NANJING, Feb. 11 (Xinhua) -- The Chinese mainland and Taiwan launched their first joint lantern festival here Thursday, two days before the Chinese Lunar New Year holiday.
Brilliant fireworks shot into the sky at 7:30 p.m. to mark the festival's opening ceremony in Bailuzhou Park, Nanjing, capital of eastern Jiangsu Province.
More than 300 different lanterns, including 100 from Taiwan, lit up the park running along the Confucius Temple-Qinhuai River scenic belt, kicking off the fair that will run through to March 3.
Two eye-catching phoenix-shaped lanterns - each 17 meters long, 12 meters high and weighing 4.5 tonnes - decorated the bank of the river in the park. A 56-meter long dragon lantern built by Qinhuai craftsman adorned the opposite bank. All the lanterns conveyed the traditional good fortune blessing to the park's visitors.
Visitors can also enjoy the sight of more than 700 Confucius Temple mainland-made lanterns decorating three exquisitely painted boats floating atop the Qinhuai River. Taiwanese compatriots will use lights to create an image of its landmark Taipei 101 building while cable cars cross Sun-Moon Lake.
Jiangsu will also display its traditional Qinhuai lanterns in Chiayi City, Taiwan, during the official Lantern Festival, which falls on Feb. 28 this year.

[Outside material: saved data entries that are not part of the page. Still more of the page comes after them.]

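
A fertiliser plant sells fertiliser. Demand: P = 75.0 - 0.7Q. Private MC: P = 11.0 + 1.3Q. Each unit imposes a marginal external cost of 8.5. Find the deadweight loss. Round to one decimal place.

Market equilibrium (private): 11.0 + 1.3Q = 75.0 - 0.7Q → Q_m = 32.0000.
Social marginal cost = private MC + MEC = 19.5 + 1.3Q.
Set SMC = demand: 19.5 + 1.3Q = 75.0 - 0.7Q → Q* = 27.7500.
Height of the DWL triangle at Q_m is SMC(Q_m) − demand(Q_m) = MEC(Q_m) = 8.5000.
DWL = ½ × 4.2500 × 8.5000 = 18.0625.

DWL = 18.1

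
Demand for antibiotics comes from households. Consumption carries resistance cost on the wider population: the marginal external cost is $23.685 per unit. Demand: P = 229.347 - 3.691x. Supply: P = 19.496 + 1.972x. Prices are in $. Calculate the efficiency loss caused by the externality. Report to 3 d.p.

DWL = $49.530

Market equilibrium (private): 19.496 + 1.972x = 229.347 - 3.691x → x_m = 37.0565.
Social marginal benefit = demand − MEC = 205.662 - 3.691x.
Set SMB = MC: 205.662 - 3.691x = 19.496 + 1.972x → x* = 32.8741.
Height of the DWL triangle at x_m is MC(x_m) − SMB(x_m) = MEC(x_m) = 23.6850.
DWL = ½ × 4.1824 × 23.6850 = 49.5301.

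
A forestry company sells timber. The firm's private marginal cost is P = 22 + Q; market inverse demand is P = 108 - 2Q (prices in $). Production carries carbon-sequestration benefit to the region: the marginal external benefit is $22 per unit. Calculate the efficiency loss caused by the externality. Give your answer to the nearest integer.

DWL = $81

Market equilibrium (private): 22 + Q = 108 - 2Q → Q_m = 28.6667.
Social marginal cost = private MC − MEB = 0 + Q.
Set SMC = demand: 0 + Q = 108 - 2Q → Q* = 36.0000.
The welfare-loss triangle has base |Q_m − Q*| and height MEB(Q_m) (the vertical gap between SMC and demand is zero at Q* and MEB at Q_m).
DWL = ½ × 7.3333 × 22.0000 = 80.6663.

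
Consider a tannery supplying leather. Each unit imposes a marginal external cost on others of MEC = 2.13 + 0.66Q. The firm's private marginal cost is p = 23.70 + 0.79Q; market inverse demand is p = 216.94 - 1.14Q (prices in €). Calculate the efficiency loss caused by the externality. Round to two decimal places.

DWL = €898.24

Market equilibrium (private): 23.70 + 0.79Q = 216.94 - 1.14Q → Q_m = 100.1244.
Social marginal cost = private MC + MEC = 25.83 + 1.45Q.
Set SMC = demand: 25.83 + 1.45Q = 216.94 - 1.14Q → Q* = 73.7876.
Between Q* and Q_m the wedge SMC − demand runs linearly from 0 to MEC(Q_m), so the loss is a triangle.
DWL = ½ × 26.3368 × 68.2121 = 898.2442.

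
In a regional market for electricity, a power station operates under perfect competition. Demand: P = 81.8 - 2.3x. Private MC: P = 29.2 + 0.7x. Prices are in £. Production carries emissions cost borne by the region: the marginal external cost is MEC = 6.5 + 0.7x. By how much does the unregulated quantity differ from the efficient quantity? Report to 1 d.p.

5.1 units

Market equilibrium (private): 29.2 + 0.7x = 81.8 - 2.3x → x_m = 17.5333.
Social marginal cost = private MC + MEC = 35.7 + 1.4x.
Set SMC = demand: 35.7 + 1.4x = 81.8 - 2.3x → x* = 12.4595.
Gap = |17.5333 − 12.4595| = 5.0738.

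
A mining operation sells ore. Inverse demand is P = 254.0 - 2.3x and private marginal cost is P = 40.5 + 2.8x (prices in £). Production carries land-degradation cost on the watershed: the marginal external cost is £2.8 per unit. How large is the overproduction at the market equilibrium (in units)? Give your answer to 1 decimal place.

0.5 units

Market equilibrium (private): 40.5 + 2.8x = 254.0 - 2.3x → x_m = 41.8627.
Social marginal cost = private MC + MEC = 43.3 + 2.8x.
Set SMC = demand: 43.3 + 2.8x = 254.0 - 2.3x → x* = 41.3137.
Gap = |41.8627 − 41.3137| = 0.5490.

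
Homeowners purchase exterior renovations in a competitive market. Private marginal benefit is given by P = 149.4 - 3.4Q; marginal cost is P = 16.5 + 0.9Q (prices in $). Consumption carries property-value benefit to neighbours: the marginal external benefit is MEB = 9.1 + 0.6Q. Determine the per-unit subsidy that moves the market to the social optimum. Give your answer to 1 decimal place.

subsidy = $32.1 per unit

Social marginal benefit = demand + MEB = 158.5 - 2.8Q.
Set SMB = MC: 158.5 - 2.8Q = 16.5 + 0.9Q → Q* = 38.3784.
The Pigouvian subsidy equals MEB at Q*: 9.1 + 0.6×38.3784 = 32.1270.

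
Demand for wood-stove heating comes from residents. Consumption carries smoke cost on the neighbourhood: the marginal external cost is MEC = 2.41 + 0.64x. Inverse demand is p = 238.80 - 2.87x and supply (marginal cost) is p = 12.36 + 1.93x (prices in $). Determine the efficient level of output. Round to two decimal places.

Social marginal benefit = demand − MEC = 236.39 - 3.51x.
Set SMB = MC: 236.39 - 3.51x = 12.36 + 1.93x → x* = 41.1820.

x* = 41.18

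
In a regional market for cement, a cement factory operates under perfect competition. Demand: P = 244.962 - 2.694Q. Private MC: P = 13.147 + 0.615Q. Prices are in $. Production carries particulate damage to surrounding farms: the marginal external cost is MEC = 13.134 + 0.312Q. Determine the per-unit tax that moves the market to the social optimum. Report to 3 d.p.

Social marginal cost = private MC + MEC = 26.281 + 0.927Q.
Set SMC = demand: 26.281 + 0.927Q = 244.962 - 2.694Q → Q* = 60.3924.
The Pigouvian tax equals MEC at Q*: 13.134 + 0.312×60.3924 = 31.9764.

tax = $31.976 per unit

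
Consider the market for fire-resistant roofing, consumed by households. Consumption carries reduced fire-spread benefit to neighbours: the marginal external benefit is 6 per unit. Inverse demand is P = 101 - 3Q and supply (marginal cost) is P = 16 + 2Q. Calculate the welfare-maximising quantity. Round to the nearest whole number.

Q* = 18

Social marginal benefit = demand + MEB = 107 - 3Q.
Set SMB = MC: 107 - 3Q = 16 + 2Q → Q* = 18.2000.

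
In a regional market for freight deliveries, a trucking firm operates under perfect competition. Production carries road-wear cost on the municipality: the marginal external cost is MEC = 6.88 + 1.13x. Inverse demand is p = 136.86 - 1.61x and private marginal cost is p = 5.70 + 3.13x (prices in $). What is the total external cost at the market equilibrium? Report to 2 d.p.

$622.98

Market equilibrium (private): 5.70 + 3.13x = 136.86 - 1.61x → x_m = 27.6709.
Total external cost = ∫₀^{x_m} (6.88 + 1.13x) dx = 6.88×27.6709 + ½×1.13×27.6709² = 622.9843.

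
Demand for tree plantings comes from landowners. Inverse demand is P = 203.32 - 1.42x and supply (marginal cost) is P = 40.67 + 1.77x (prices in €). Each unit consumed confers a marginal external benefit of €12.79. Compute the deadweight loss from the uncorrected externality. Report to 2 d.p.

DWL = €25.64

Market equilibrium (private): 40.67 + 1.77x = 203.32 - 1.42x → x_m = 50.9875.
Social marginal benefit = demand + MEB = 216.11 - 1.42x.
Set SMB = MC: 216.11 - 1.42x = 40.67 + 1.77x → x* = 54.9969.
Height of the DWL triangle at x_m is SMB(x_m) − MC(x_m) = MEB(x_m) = 12.7900.
DWL = ½ × 4.0094 × 12.7900 = 25.6401.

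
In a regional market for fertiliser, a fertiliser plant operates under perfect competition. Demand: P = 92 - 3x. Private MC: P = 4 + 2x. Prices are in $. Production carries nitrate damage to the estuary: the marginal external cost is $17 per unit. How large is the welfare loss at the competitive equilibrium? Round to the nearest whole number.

Market equilibrium (private): 4 + 2x = 92 - 3x → x_m = 17.6000.
Social marginal cost = private MC + MEC = 21 + 2x.
Set SMC = demand: 21 + 2x = 92 - 3x → x* = 14.2000.
Between x* and x_m the wedge SMC − demand runs linearly from 0 to MEC(x_m), so the loss is a triangle.
DWL = ½ × 3.4000 × 17.0000 = 28.9000.

DWL = $29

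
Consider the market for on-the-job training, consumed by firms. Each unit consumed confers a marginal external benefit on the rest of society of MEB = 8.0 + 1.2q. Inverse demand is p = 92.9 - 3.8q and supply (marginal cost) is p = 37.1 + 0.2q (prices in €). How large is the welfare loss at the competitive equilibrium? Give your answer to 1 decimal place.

Market equilibrium (private): 37.1 + 0.2q = 92.9 - 3.8q → q_m = 13.9500.
Social marginal benefit = demand + MEB = 100.9 - 2.6q.
Set SMB = MC: 100.9 - 2.6q = 37.1 + 0.2q → q* = 22.7857.
Height of the DWL triangle at q_m is SMB(q_m) − MC(q_m) = MEB(q_m) = 24.7400.
DWL = ½ × 8.8357 × 24.7400 = 109.2976.

DWL = €109.3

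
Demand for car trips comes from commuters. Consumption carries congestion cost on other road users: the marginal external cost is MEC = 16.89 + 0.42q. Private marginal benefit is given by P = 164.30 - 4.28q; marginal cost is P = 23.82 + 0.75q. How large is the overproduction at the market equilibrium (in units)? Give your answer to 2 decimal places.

Market equilibrium (private): 23.82 + 0.75q = 164.30 - 4.28q → q_m = 27.9284.
Social marginal benefit = demand − MEC = 147.41 - 4.70q.
Set SMB = MC: 147.41 - 4.70q = 23.82 + 0.75q → q* = 22.6771.
Gap = |27.9284 − 22.6771| = 5.2513.

5.25 units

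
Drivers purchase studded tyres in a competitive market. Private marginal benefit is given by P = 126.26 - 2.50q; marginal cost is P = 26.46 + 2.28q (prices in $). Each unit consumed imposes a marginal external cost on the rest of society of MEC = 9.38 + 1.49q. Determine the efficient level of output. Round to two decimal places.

q* = 14.42

Social marginal benefit = demand − MEC = 116.88 - 3.99q.
Set SMB = MC: 116.88 - 3.99q = 26.46 + 2.28q → q* = 14.4211.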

With a history of 1,500 years, the Qinhuai Lantern Fair entered China's intangible cultural heritage register in 2006.
"The lantern fair will promote cultural, tourist and economic exchanges, and cooperation between the Chinese mainland and Taiwan," Ji Jianye, mayor of Nanjing, said at the ceremony.
About 1,000 tourists from Taiwan will visit the Qinhuai Lantern Fair, Janice Lai, head of the Taiwan Strait Tourism Association in Nanjing, said.
Lai said the two sides will continue to expand cross-strait cultural and tourist exchanges this year.